“Na briga do mar da Petrobras com a rocha da Vale, Sergipe não ia ser a ostra de jeito nenhum”. A afirmação foi feita pelo governador Marcelo Déda durante solenidade de assinatura do acordo entre as duas empresas para a exploração do potássio no Estado de Sergipe. O evento realizado na mina Taquari Vassouras, em Rosário do Catete, foi prestigiado pela presidente Dilma Roussef. Marcelo Déda chorou emocionado ao falar sobre a luta para ter o sonho realizado.
Emocionado em alguns momentos, Marcelo Déda informou que foram três anos lutando para realizar o sonho de ver Sergipe em destaque na área de fertilizantes. “Ninguém mais do que eu e de Zé Eduardo para comemorar tanto esse momento. Foram três anos, dois presidentes da República, dois presidentes da Petrobras e dois presidentes da Vale. Eu cheguei a perder as esperanças, mas valeu à pena a luta pelo avanço da nação no rumo da justiça e eu só tenho a agradecer à presidenta Dilma Roussef por contribuir para que Sergipe seja hoje um pólo de fertilizantes”, enfatiza lembrando que serão investidos R$ 4 bilhões de dólares.

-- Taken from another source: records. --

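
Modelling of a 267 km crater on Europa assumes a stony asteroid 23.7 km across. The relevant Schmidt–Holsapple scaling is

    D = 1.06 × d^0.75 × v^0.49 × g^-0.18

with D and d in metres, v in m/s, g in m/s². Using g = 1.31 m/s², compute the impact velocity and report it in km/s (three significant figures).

v ≈ 23.4 km/s

Rearranging for v: v = [D / (1.06 · 23700^0.75 · 1.31^-0.18)]^(1/0.49).
D = 267000 m.
23700^0.75 = 1910
1.31^-0.18 = 0.9526
Denominator = 1.06 × 1910 × 0.9526 = 1929
D / 1929 = 267000 / 1929 = 138.4
v = 138.4^(1/0.49) = 138.4^2.0408 = 23422 m/s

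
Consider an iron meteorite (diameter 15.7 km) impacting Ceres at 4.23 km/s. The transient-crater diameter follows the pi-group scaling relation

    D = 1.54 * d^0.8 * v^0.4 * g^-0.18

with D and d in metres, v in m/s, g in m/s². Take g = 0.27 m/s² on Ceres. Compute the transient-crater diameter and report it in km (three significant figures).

D ≈ 125 km

In SI units: d = 15700 m, v = 4230 m/s.
d^0.8 = 15700^0.8 = 2274
v^0.4 = 4230^0.4 = 28.22
g^-0.18 = 0.27^-0.18 = 1.266
D = 1.54 × 2274 × 28.22 × 1.266 = 1.251 × 10^5 m
   = 125.1 km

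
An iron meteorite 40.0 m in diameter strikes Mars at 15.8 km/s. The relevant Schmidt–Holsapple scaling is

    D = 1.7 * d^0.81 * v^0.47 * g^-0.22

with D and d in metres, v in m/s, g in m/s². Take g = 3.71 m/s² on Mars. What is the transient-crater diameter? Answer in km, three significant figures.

D ≈ 2.38 km

In SI units: v = 15800 m/s.
d^0.81 = 40^0.81 = 19.85
v^0.47 = 15800^0.47 = 94.05
g^-0.22 = 3.71^-0.22 = 0.7494
D = 1.7 × 19.85 × 94.05 × 0.7494 = 2378 m
   = 2.378 km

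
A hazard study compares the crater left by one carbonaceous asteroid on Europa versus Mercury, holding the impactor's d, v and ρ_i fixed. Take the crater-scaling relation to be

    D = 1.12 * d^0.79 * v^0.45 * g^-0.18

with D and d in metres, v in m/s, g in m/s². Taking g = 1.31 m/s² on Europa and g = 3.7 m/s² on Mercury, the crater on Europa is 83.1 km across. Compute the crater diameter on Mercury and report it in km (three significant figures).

All impactor-dependent factors cancel in the ratio, leaving D_Mercury/D_Europa = (g_Mercury/g_Europa)^-0.18.
(3.7/1.31)^-0.18 = 2.824^-0.18 = 0.8296
D_Mercury = 0.8296 × 83.1 km = 68.9 km

D ≈ 68.9 km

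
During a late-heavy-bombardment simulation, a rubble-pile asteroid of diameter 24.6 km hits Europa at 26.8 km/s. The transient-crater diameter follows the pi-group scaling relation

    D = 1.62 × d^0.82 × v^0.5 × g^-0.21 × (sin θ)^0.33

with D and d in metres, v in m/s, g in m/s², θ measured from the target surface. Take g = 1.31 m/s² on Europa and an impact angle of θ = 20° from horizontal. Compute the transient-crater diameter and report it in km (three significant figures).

In SI units: d = 24600 m, v = 26800 m/s.
d^0.82 = 24600^0.82 = 3986
v^0.5 = 26800^0.5 = 163.7
g^-0.21 = 1.31^-0.21 = 0.9449
(sin 20°)^0.33 = 0.3420^0.33 = 0.7018
D = 1.62 × 3986 × 163.7 × 0.9449 × 0.7018 = 7.010 × 10^5 m
   = 701.0 km

D ≈ 701 km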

“Esse projeto está sendo possível graças à garra e à fúria no bom sentido, do governador Marcelo Déda. O potássio ainda será por algumas décadas a grande energia que movimenta a economia. Esse é um momento muito especial para o país que fornece alimentos para si e para o mundo e fertilizante é essencial”, destaca Dilma Roussef lembrando que o ato desta segunda-feira, promove uma ação sem precedentes para impulsionar a economia sergipana, que futuramente vai sediar a mais dinâmica cadeia produtiva de fertilizantes do país.
De acordo com o presidente da Vale, Murilo Ferreira, atualmente o Brasil importa 70% dos fertilizantes que utiliza e atinge 90% na importação de potássio. “O acerto entre a Vale e a Petrobras permite o arrendamento por mais de 30 anos, para a exploração das reservas de carnalita, minério do qual se extrai o cloreto de potássio, cuja concessão é propriedade da Petrobras”, ressalta acrescentando que a Vale poderá dar continuidade a sua operação atual na mina Taquri-Vassouras e prosseguir com o desenvolvimento do Projeto Carnalita.
Detalhamento
O projeto está em fase de detalhamento de engenharia e será aprovado pelo Conselho de Administração da Vale ainda este ano. Para se ter uma idéia, quando entrar em operação, será a maior planta de extração de petróleo do Brasil. “A Vale explora a mina arrendada da Petrobras desde 1992, produzindo cloreto de potássio a partir dos sais de silvinita, num volume de cerca de 600 mil toneladas anuais”, informa Murilo Ferreira enfatizando que a estimativa é de que o Projeto Carnalita poderá adicionar um volume de 1,2 milhão de toneladas a produção de petróleo em Sergipe. E que a oferta permitirá ao Brasil economizar cerca de UR$ 17 bilhões ao longo de 29 anos.
A presidente da Petrobras, Maria das Graças Foster falou da importância do potássio para a agricultura brasileira e da importância do contrato para a mineração da carnalita.
O ministro das Minas e Energia, Édson Lobão lembrou que o Brasil é um dos maiores exportadores de grãos e produtores de potássio. “Nós pretendemos aumentar a produtividade de fertlizantes a exemplo do que acontecendo no Amazonas. Nós precisamos que a Vale se junte à Petrobras, ao Ministério das Minas e Energia, ao Ministério da Agricultura e ao Palácio do Planalto, para que os resultados sejam obtidos.